Grady and Emory have each been involved in all sorts of complicated and conflicted relationships which have corrupted the hospital for decades. Emory enjoys a very advantageous financial relationship with Grady Hospital while Grady Hospital is always in need of funds, which are often paid by the tax payers. At the same time staff like Cassarella move between the hospital and the university fluidly. More recently, Emory received a $200 million grant from the Woodruff Foundation. The Woodruff Foundation is a well established non profit first founded by former Coke CEO Robert Woodruff which enjoys a very close relationship with the university. (a great deal of the Emory buildings are named after Woodruff as well) Coke makes their headquarters in Atlanta where Emory is also located.

There is overwhelming evidence that patient care at Grady is wholly below par. They were put on notice by JCAHO at the end of 2007, an unprecedented step only done once before. There is overwhelming evidence that Emory professor MDs don't spend time there that they are supposed and often the hospital is run by the medical students with little and no supervision. There's been at least twenty whistle blowers that have come forward.
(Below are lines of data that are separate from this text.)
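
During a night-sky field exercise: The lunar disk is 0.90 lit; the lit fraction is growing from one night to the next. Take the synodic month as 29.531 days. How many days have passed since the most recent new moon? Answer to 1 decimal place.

Invert f = (1 − cos θ)/2 to get cos θ = 1 − 2(0.90) = -0.800, hence θ₀ = arccos -0.800 = 143.1°.
The Moon is waxing (0°–180°), so θ = 143.1° directly.
Age = 29.531 × 143.1°/360° ≈ 11.74 days.

11.7 days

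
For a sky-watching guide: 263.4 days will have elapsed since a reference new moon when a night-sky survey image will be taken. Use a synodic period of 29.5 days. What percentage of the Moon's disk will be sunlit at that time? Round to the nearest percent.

263.4/29.5 = 8.929 lunations, so 8 complete cycles and 27.40 d into the next.
Elongation θ = 360° × 27.40/29.5 ≈ 334.4°.
With cos θ = 0.902, the lit fraction is (1 − 0.902)/2 ≈ 0.049, so 5%.

5%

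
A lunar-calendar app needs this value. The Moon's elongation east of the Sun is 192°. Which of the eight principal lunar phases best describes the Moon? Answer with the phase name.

The full moon sector spans roughly 158°–202°; 192° falls inside it.

full moon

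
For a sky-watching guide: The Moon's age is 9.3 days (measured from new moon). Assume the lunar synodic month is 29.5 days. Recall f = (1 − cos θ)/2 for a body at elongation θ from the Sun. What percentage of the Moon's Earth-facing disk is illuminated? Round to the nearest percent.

70%

The Moon has covered 9.3/29.5 of its cycle, so θ ≈ 360° × 9.3/29.5 = 113.5°.
With cos θ = (-0.399), the lit fraction is (1 − (-0.399))/2 ≈ 0.699, so 70%.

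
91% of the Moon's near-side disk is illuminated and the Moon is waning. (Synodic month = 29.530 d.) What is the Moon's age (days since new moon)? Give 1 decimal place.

17.6 days

From f = (1 − cos θ)/2: cos θ = 1 − 2×0.91 = -0.820; arccos → 145.1°.
Waning ⇒ past full, so θ = 360° − 145.1° = 214.9°.
At 360°/29.530 d per day, 214.9° corresponds to 17.63 days.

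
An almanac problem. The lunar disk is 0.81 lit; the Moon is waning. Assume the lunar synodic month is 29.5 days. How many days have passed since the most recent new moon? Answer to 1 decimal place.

19.0 days

From f = (1 − cos θ)/2: cos θ = 1 − 2×0.81 = -0.620; arccos → 128.3°.
Since the Moon is past full (waning), take the reflex angle: θ = 360° − 128.3° = 231.7°.
At 360°/29.5 d per day, 231.7° corresponds to 18.99 days.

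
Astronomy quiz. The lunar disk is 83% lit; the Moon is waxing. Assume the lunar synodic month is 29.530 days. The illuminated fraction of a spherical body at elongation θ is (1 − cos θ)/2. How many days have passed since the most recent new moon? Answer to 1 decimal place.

Invert f = (1 − cos θ)/2 to get cos θ = 1 − 2(0.83) = -0.660, hence θ₀ = arccos -0.660 = 131.3°.
The Moon is waxing (0°–180°), so θ = 131.3° directly.
Age = 29.530 × 131.3°/360° ≈ 10.77 days.

10.8 days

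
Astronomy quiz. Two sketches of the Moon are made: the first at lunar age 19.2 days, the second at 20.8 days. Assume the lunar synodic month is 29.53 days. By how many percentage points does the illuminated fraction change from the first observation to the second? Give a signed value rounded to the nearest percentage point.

First observation: θ = 360°·19.2/29.53 = 234.1°, so f = 0.793.
Second observation: θ = 253.6°, f = 0.641.
Δf = 0.641 − 0.793 = -0.152, i.e. -15 pp.

-15 pp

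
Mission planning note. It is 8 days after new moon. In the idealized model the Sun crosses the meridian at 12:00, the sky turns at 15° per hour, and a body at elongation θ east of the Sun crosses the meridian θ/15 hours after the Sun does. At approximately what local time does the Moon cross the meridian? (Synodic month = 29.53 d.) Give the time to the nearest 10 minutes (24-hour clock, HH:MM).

The Moon has covered 8/29.53 of its cycle, so θ ≈ 360° × 8/29.53 = 97.5°.
At 15° of sky rotation per hour, 97.5° corresponds to a 6.50 h lag.
12:00 + 6.502 h ≈ 18:30 → 18:30 to the nearest ten minutes.

18:30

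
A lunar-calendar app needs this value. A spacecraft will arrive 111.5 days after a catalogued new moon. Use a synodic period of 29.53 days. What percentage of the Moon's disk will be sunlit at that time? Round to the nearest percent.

42%

111.5/29.53 = 3.776 lunations, so 3 complete cycles and 22.91 d into the next.
Phase angle: θ = 360°·(22.91 d)/(29.53 d) = 279.3°.
cos 279.3° = 0.162, so f = (1 − 0.162)/2 = 0.419, so 42%.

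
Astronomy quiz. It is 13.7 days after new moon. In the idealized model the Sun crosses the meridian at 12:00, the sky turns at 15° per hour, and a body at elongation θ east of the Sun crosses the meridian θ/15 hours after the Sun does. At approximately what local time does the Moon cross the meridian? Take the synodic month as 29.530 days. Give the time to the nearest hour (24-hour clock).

23:00

Phase angle: θ = 360°·(13.7 d)/(29.530 d) = 167.0°.
At 15° of sky rotation per hour, 167.0° corresponds to a 11.13 h lag.
12:00 + 11.13 h ≈ 23:08 → 23:00 to the nearest hour.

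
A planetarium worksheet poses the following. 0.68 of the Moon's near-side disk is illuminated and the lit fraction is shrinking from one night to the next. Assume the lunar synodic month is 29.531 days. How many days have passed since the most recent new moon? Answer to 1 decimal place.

From f = (1 − cos θ)/2: cos θ = 1 − 2×0.68 = -0.360; arccos → 111.1°.
Waning ⇒ past full, so θ = 360° − 111.1° = 248.9°.
Age = 29.531 × 248.9°/360° ≈ 20.42 days.

20.4 days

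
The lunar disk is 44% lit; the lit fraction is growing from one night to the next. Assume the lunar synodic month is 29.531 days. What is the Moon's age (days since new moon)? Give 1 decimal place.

6.8 days

From f = (1 − cos θ)/2: cos θ = 1 − 2×0.44 = 0.120; arccos → 83.1°.
Waxing ⇒ before full, so θ = 83.1°.
At 360°/29.531 d per day, 83.1° corresponds to 6.82 days.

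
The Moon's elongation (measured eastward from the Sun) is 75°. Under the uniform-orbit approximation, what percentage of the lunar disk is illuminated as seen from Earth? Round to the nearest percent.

cos 75° = 0.259, so f = (1 − 0.259)/2 = 0.371, i.e. 37%.

37%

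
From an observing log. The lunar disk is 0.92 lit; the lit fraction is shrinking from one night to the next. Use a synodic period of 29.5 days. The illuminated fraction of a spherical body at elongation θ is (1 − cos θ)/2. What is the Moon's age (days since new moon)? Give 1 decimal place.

Invert f = (1 − cos θ)/2 to get cos θ = 1 − 2(0.92) = -0.840, hence θ₀ = arccos -0.840 = 147.1°.
Since the Moon is past full (waning), take the reflex angle: θ = 360° − 147.1° = 212.9°.
At 360°/29.5 d per day, 212.9° corresponds to 17.44 days.

17.4 days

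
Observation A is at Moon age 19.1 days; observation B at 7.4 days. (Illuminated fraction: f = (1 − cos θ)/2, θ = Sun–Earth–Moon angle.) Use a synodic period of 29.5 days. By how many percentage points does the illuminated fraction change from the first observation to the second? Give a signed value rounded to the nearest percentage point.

θ₁ = 360° × 19.1/29.5 = 233.1°, f₁ = (1 − cos θ₁)/2 = 0.800.
θ₂ = 360° × 7.4/29.5 = 90.3°, f₂ = (1 − cos θ₂)/2 = 0.503.
Change = f₂ − f₁ = -0.298 → -30 percentage points.

-30 pp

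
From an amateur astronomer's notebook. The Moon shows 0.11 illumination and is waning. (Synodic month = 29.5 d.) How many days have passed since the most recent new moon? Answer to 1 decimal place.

26.3 days

From f = (1 − cos θ)/2: cos θ = 1 − 2×0.11 = 0.780; arccos → 38.7°.
Waning ⇒ past full, so θ = 360° − 38.7° = 321.3°.
Age = 29.5 × 321.3°/360° ≈ 26.33 days.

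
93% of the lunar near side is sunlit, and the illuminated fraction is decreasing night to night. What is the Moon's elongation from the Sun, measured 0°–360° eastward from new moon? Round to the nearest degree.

Invert f = (1 − cos θ)/2 to get cos θ = 1 − 2(0.93) = -0.860, hence θ₀ = arccos -0.860 = 149.3°.
A waning Moon lies in 180°–360°, so θ = 360° − 149.3° = 210.7°.

211°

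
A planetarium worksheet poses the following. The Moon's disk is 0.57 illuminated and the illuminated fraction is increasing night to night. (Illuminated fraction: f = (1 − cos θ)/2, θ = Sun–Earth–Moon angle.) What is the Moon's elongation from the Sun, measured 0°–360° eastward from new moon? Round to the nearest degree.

98°

Invert f = (1 − cos θ)/2 to get cos θ = 1 − 2(0.57) = -0.140, hence θ₀ = arccos -0.140 = 98.0°.
Before full moon the principal value applies: θ = 98.0°.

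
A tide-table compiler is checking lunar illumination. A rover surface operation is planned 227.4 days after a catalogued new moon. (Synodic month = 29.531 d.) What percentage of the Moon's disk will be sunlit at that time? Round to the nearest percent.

227.4 d spans 7 complete synodic months (7 × 29.531 = 206.72 d) plus 20.68 d.
Elongation θ = 360° × 20.68/29.531 ≈ 252.1°.
Illuminated fraction = (1 − cos 252.1°)/2 = (1 − (-0.307))/2 ≈ 0.653, so 65%.

65%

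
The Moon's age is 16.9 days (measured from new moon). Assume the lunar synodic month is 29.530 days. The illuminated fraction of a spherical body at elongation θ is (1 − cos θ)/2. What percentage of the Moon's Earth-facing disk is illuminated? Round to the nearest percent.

The Moon has covered 16.9/29.530 of its cycle, so θ ≈ 360° × 16.9/29.530 = 206.0°.
With cos θ = (-0.899), the lit fraction is (1 − (-0.899))/2 ≈ 0.949, so 95%.

95%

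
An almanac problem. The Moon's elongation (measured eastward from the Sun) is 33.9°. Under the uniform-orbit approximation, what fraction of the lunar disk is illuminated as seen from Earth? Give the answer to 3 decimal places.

f = (1 − cos 33.9°)/2 = (1 − 0.830)/2 ≈ 0.085.

0.085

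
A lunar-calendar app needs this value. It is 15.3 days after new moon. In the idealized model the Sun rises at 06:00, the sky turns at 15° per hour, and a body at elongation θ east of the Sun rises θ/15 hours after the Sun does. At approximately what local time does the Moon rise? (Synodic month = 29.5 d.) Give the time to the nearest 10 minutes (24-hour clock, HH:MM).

Phase angle: θ = 360°·(15.3 d)/(29.5 d) = 186.7°.
The Moon trails the Sun by θ/15 = 186.7/15 ≈ 12.45 hours.
06:00 + 12.447 h ≈ 18:27 → 18:30 to the nearest ten minutes.

18:30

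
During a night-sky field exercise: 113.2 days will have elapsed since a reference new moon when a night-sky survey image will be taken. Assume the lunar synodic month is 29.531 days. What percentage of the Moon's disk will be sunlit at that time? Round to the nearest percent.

25%

Reduce mod P: 113.2 − 3×29.531 = 24.61 d into the current lunation.
The Moon has covered 24.61/29.531 of its cycle, so θ ≈ 360° × 24.61/29.531 = 300.0°.
With cos θ = 0.500, the lit fraction is (1 − 0.500)/2 ≈ 0.250, so 25%.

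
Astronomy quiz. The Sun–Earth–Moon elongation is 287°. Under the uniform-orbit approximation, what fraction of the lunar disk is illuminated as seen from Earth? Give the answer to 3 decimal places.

0.354

Half-versine of 287°: (1 − 0.292)/2 = 0.354.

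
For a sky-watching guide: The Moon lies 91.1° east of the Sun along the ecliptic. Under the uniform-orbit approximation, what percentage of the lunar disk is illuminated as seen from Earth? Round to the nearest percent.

51%

cos 91.1° = (-0.019), so f = (1 − (-0.019))/2 = 0.510, i.e. 51%.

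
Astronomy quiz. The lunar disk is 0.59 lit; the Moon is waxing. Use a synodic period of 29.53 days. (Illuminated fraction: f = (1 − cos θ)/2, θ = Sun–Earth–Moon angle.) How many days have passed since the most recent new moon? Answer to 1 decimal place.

Invert f = (1 − cos θ)/2 to get cos θ = 1 − 2(0.59) = -0.180, hence θ₀ = arccos -0.180 = 100.4°.
Before full moon the principal value applies: θ = 100.4°.
At 360°/29.53 d per day, 100.4° corresponds to 8.23 days.

8.2 days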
Emory engaged in systematic campaigns to discredit them. During these campaigns professors were targeted including having the psychiatry department issue a diagnosis against the targeted professor that would conclude essentially that the whistle blower was crazy.

Meanwhile, Grady bleeds hundreds of millions in deficits yearly, patient care is totally sub par, and the hospital is old and worn down with elevators broke and their HVAC system being totally outdated.

I've been told be several folks that the only way to have all of this corruption be uncovered is through a Congressional investigation or if it got out of the Georgia court system. (there is even evidence of a corrupt court system) This on going investigation into Emory University may be the confluence of events that will finally unravel all the corruption that continues to go on there. I expect the findings of another investigation to be completed within a year.

The problem with this being such a maze of corruption is that its impossible to predict how an investigation will go. So, while I firmly believe that Senate Finance Committee is aware of exactly just how much corruption there is going on at Emory University, it's impossible to predict how quickly all of it will be unraveled.